AJ Jones is the grandson of Casey Jones, whose last still was on display at the Golden Pond Visitors Center. Jones lived in Golden Pond and anyone who wanted a still to make corn whisky or moonshine went to Casey Jones to have one made. The Jones' negotiated to replace the display with a smaller model and have since brought it back to life. Their whisky uses a family recipe that had been kept secret as it had been illegal to produce during and after prohibition. Currently, they are taking steps to become legal distillers and hope to be able to sell their product soon both at the workshop and in local markets.
The whisky is really smooth, Jones says. It's made "prohibition style" in small batches, individually made. When the run of a batch is complete, they'll start completely over.
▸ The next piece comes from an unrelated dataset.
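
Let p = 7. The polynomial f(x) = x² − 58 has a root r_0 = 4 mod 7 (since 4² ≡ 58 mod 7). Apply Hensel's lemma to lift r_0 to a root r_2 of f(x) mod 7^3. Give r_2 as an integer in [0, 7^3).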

Moonshine gets a bad reputation Peg Hays says, when people keep every drop of a batch. When it comes off the still, it starts at 140 proof and can run all the way down to 90 before typically stopping production. The very beginning and end are not what you want to drink, she says, so they only keep the middle, or "heart."
The still holds 100 gallons of corn mash, which produces about 30 gallons in a batch. Their goal is to let people come and have a real moonshine experience from loading the still, to cracking the corn, making the mash, running the distillation process, collect the spirits, proof them, gauge them as they come off, bottle them, cut it to whatever proof they want. They also hope to offer custom labeling.